Ask Anyone Review by Kevin Killian

As published on

Ruth Lepson’s “Ask Anyone” from Pressed Wafer Press is condensed a la Niedecker and must weigh something less than a postcard. It is the size of a Polaroid photo and features something of the sort on the front cover—actually a product of the camera obscura of the contemporary Boston-based artist Abelardo Morell, “Ten Sunspots on My Door.”

The book also comes with a musical treatment like the old days in San Francisco of poetry with jazz, so that Jack Spicer read with Dave Brubeck’s sidemen and Kenneth Rexroth made a new career out of it. It is still a “thing” here in the Bay Area and the eternally young Ruth Weiss can frequently be seen giving shows with a small ensemble. The East Coast, Ruth, is just as adept writing lyrics that lend themselves to musical treatment, and the skilled players respond to her swinging, modulated voice in a way that heaves everyone up to the top of their game. (The band is called, “Box Lunch.”)

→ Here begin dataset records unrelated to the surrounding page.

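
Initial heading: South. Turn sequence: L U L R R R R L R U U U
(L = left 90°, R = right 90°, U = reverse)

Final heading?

Start: South
  L (left (90° counter-clockwise)) -> East
  U (U-turn (180°)) -> West
  L (left (90° counter-clockwise)) -> South
  R (right (90° clockwise)) -> West
  R (right (90° clockwise)) -> North
  R (right (90° clockwise)) -> East
  R (right (90° clockwise)) -> South
  L (left (90° counter-clockwise)) -> East
  R (right (90° clockwise)) -> South
  U (U-turn (180°)) -> North
  U (U-turn (180°)) -> South
  U (U-turn (180°)) -> North
Final: North

Answer: Final heading: North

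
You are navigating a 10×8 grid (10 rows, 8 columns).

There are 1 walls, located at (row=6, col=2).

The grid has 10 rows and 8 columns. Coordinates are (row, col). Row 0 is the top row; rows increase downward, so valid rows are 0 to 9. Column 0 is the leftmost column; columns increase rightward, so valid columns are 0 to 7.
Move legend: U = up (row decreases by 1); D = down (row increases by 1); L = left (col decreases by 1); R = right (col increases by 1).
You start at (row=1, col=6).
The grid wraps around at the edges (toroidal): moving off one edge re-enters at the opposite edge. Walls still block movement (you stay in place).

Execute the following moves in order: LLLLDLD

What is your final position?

Start: (row=1, col=6)
  L (left): (row=1, col=6) -> (row=1, col=5)
  L (left): (row=1, col=5) -> (row=1, col=4)
  L (left): (row=1, col=4) -> (row=1, col=3)
  L (left): (row=1, col=3) -> (row=1, col=2)
  D (down): (row=1, col=2) -> (row=2, col=2)
  L (left): (row=2, col=2) -> (row=2, col=1)
  D (down): (row=2, col=1) -> (row=3, col=1)
Final: (row=3, col=1)

Answer: Final position: (row=3, col=1)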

Of the poems, everyone knows I’m a sucker for Ruth Lepson’s writing, and what a delight to have this book, small enough to fit into my back pocket and yet deeper than a well, a complicated blend of refreshment and piquancy. Like her compatriots Fanny Howe and John Wieners she is excellent at love poetry, and “Knowledge in Black” and “Relaxed” have the easy shine of poems you have known and loved for ages, and yet each of them in brand new, not only in fact but in feeling.